Film: Chennai Express
Director: Rohit Shetty
“Don’t underestimate the power of a common man,” says Shah Rukh on numerous occasions in the film. The statement couldn’t be truer. With the crowd flooding films like Golmaals and Singham, the cinema of Rohit Shetty’s genre (we don’t have a name for it yet) has enough encouragement to bloom, and Chennai Express is a byproduct of the same sentiment.
A film whose fate cannot be altered even by a film critic with the abilities of Professor X, critiquing Chennai Express based on standard parameters would be an exercise in futility. Having said that, this film does not even live up to the standards of previous Rohit Shetty films. The film which starts off as an unabashed, in-your-face laugh ride derails (pun intended) into a set-piece drama from the nineties.
It tells the story of a 40-year-old single man, Rahul, who is assigned the task to immerse the remains of his dead grandfather in the sea at Rameshwaram. He boards the Chennai Express with a plan to cheat and leave for Goa with his friends. However, he has no idea that the hand he extends to help Meenama board the train in DDLJ fashion, will also bring him his life’s biggest conflict.
You see the film from Rahul’s perspective and therefore most of the humour is generated from his inability to understand Tamil and his forced attempt to stereotypically mimic the sounds.

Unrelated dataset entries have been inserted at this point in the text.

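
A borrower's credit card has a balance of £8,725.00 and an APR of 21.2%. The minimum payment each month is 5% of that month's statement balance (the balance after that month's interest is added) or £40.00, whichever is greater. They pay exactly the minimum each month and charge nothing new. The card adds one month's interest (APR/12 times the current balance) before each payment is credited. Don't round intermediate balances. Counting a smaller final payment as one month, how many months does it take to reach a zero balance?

Monthly rate r = 21.2%/12 = 1.76667% = 0.0176667.
While 5% of the post-interest balance exceeds £40.00, each month B ← (B·(1+r))·(1 − 0.05), i.e. B shrinks by the factor (1+r)·0.95 = 0.96678.
This holds for months 1–72. Entering month 73 the balance is £766.42; 5% of the post-interest balance is now below £40.00, so the flat £40.00 minimum applies from here.
From month 73 a fixed £40.00 at rate r clears £766.42 in 24 more payments. Total: 72 + 24 = 96 months.

96 months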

With a dearth of mind-blowingly hilarious moments, you have to make do mostly with whatever little banter Deepika and SRK share.
SRK’s effortless portrayal of Rahul relies heavily on the fact that he is playing his pet character on screen. From self-deprecating humour to puppy-face romantic looks to a beaten-to-pulp lover displaying courage, he puts his entire repertoire from DDLJ on display again.
Deepika, whose name quite fittingly appears before SRK’s in the opening credits, is the real star of this film. Her timely, accented punch-lines like “Kahaan se laiye ayisi bawkwaas dictionary?” and other cute Hindi phrases are what keep you upbeat during the endless 2.45 hours. And, the way she looks throughout the film, if enough girls watch the film, Deepika may be responsible for bringing sarees and half-sarees back into mass-fashion.
Apart from that, Chennai Express is a typical medium-distance journey in a second-class bogey. Rohit Shetty’s fetishes for cars toppling like dominos and fist fights with hefty people flying in all directions are stimulating on no level. Add to that a clichéd plot where Sathyaraj, who plays Meenama’s father Durgeshwara Azhagusundaram, finally let’s go of his daughter’s hand in the Jaa Simran Jaa sentiment, absolutely kills the mood.
Watch it for Deepika Padukone and a couple of chuckles, if you must. Most importantly, be careful common man, your attendance will make or break the film.